Como la casa era húmeda y sólo una habitación estaba caldeada, Levin instaló a su hermano en su propio dormitorio, detrás de un biombo.
Nikolái se tumbó. Ya estuviera dormido o despierto, se revolvía en la cama como un enfermo, tosía y, cuando no podía expectorar, refunfuñaba. De vez en cuando, con un profundo suspiro, decía: «¡Ah, Dios mío!». En otras ocasiones, cuando las flemas le ahogaban, murmuraba irritado: «¡Ah, diablos!». Levin estuvo escuchándole largo rato, sin poder dormirse. Le asaltaban los pensamientos más diversos, pero todos tenían un vínculo común: la idea de la muerte.

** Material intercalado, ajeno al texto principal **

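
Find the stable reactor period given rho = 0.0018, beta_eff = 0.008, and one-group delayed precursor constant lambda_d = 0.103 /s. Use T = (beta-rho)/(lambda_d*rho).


T = (beta - rho) / (lambda_d * rho)
T = (0.008 - 0.0018) / (0.103 * 0.0018)
T = 33.441 s

33.441


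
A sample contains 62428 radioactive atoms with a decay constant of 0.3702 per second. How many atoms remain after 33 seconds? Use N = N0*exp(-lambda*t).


N = N0 * exp(-lambda * t)
N = 62428 * exp(-0.3702 * 33)
N = 0.30887

0.30887


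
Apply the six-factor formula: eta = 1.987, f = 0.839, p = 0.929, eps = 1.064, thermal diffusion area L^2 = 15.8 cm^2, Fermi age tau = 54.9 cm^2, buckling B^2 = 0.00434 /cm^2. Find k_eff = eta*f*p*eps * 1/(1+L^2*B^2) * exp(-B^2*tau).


k_inf = eta*f*p*eps = 1.987*0.839*0.929*1.064 = 1.647848
P_TNL = 1/(1 + L^2*B^2) = 1/(1 + 15.8*0.00434) = 0.9358284
P_FNL = exp(-B^2*tau) = exp(-0.00434*54.9) = 0.7879931
k_eff = k_inf * P_TNL * P_FNL = 1.647848 * 0.9358284 * 0.7879931
k_eff = 1.2152

1.2152


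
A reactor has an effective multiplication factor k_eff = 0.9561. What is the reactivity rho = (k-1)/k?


rho = (k_eff - 1) / k_eff
rho = (0.9561 - 1) / 0.9561
rho = -0.045916

-0.045916


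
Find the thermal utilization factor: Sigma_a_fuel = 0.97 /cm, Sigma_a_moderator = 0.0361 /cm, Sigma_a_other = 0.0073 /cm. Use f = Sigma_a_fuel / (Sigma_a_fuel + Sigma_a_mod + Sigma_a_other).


f = Sigma_a_fuel / (Sigma_a_fuel + Sigma_a_mod + Sigma_a_other)
f = 0.97 / (0.97 + 0.0361 + 0.0073)
f = 0.95717

0.95717


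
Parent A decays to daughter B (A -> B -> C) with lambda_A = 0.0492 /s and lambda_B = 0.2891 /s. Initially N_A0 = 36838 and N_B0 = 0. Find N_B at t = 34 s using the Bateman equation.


N_B(t) = lambda_A * N_A0 / (lambda_B - lambda_A) * [exp(-lambda_A*t) - exp(-lambda_B*t)]
exp(-0.0492*34) = 0.1877207; exp(-0.2891*34) = 5.384505e-05
N_B = 0.0492 * 36838 / (0.2891 - 0.0492) * (0.1877207 - 5.384505e-05)
N_B = 1417.8

1417.8


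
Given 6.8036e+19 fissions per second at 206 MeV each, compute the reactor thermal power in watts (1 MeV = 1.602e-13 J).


P = fission_rate * E_MeV * 1.602e-13
P = 6.8036e+19 * 206 * 1.602e-13
P = 2.2453e+09 W

2.2453e+09


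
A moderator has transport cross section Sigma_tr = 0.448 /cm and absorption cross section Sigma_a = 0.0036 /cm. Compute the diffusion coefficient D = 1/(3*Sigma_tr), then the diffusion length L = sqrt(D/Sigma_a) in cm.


D = 1 / (3 * Sigma_tr) = 1 / (3 * 0.448) = 0.7440476 cm
L = sqrt(D / Sigma_a)
L = sqrt(0.7440476 / 0.0036)
L = 14.376 cm

14.376


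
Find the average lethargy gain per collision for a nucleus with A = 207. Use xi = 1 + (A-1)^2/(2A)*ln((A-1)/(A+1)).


xi = 1 + (A-1)^2/(2A) * ln((A-1)/(A+1))
xi = 1 + (207-1)^2/(2*207) * ln((207-1)/(207 +1))
xi = 0.0096308

0.0096308


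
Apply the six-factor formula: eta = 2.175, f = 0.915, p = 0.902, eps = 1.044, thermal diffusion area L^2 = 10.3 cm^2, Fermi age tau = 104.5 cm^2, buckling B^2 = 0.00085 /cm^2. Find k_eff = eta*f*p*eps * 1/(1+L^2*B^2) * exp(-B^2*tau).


k_inf = eta*f*p*eps = 2.175*0.915*0.902*1.044 = 1.874077
P_TNL = 1/(1 + L^2*B^2) = 1/(1 + 10.3*0.00085) = 0.9913210
P_FNL = exp(-B^2*tau) = exp(-0.00085*104.5) = 0.9150057
k_eff = k_inf * P_TNL * P_FNL = 1.874077 * 0.9913210 * 0.9150057
k_eff = 1.6999

1.6999


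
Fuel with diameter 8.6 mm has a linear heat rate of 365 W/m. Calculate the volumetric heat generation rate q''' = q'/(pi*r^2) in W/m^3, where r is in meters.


r = D / 2 / 1000 = 8.6 / 2 / 1000 = 0.0043 m
q''' = q' / (pi * r^2)
q''' = 365 / (pi * 0.0043^2)
q''' = 6.2836e+06 W/m^3

6.2836e+06


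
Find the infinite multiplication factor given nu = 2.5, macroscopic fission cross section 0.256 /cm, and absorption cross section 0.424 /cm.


k_inf = nu * Sigma_f / Sigma_a
k_inf = 2.5 * 0.256 / 0.424
k_inf = 1.5094

1.5094


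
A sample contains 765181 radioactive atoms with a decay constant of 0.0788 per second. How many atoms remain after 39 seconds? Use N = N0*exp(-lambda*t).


N = N0 * exp(-lambda * t)
N = 765181 * exp(-0.0788 * 39)
N = 35407

35407


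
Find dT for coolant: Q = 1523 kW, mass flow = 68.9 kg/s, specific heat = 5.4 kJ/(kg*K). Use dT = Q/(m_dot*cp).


dT = Q / (m_dot * cp)
dT = 1523 / (68.9 * 5.4)
dT = 4.0934 C

4.0934


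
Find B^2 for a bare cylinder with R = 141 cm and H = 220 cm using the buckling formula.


B^2 = (2.405/R)^2 + (pi/H)^2
B^2 = (2.405/141)^2 + (pi/220)^2
B^2 = 4.9485e-04 /cm^2

4.9485e-04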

La muerte, fin inevitable de todo, se le presentaba por primera vez con toda su fuerza irresistible. Y esa muerte, que estaba allí, en el cuerpo de su querido hermano, que se quejaba en sueños, invocando por costumbre, sin distinción alguna, tan pronto a Dios como al diablo, no estaba tan lejos como le había parecido antes. Estaba también en él, la sentía. ¿Qué más daba que en lugar de venir hoy viniera mañana o dentro de treinta años? ¿Y qué era en realidad esa muerte inexorable? No lo sabía; ni siquiera lo había pensado, jamás había tenido el valor suficiente para preguntárselo.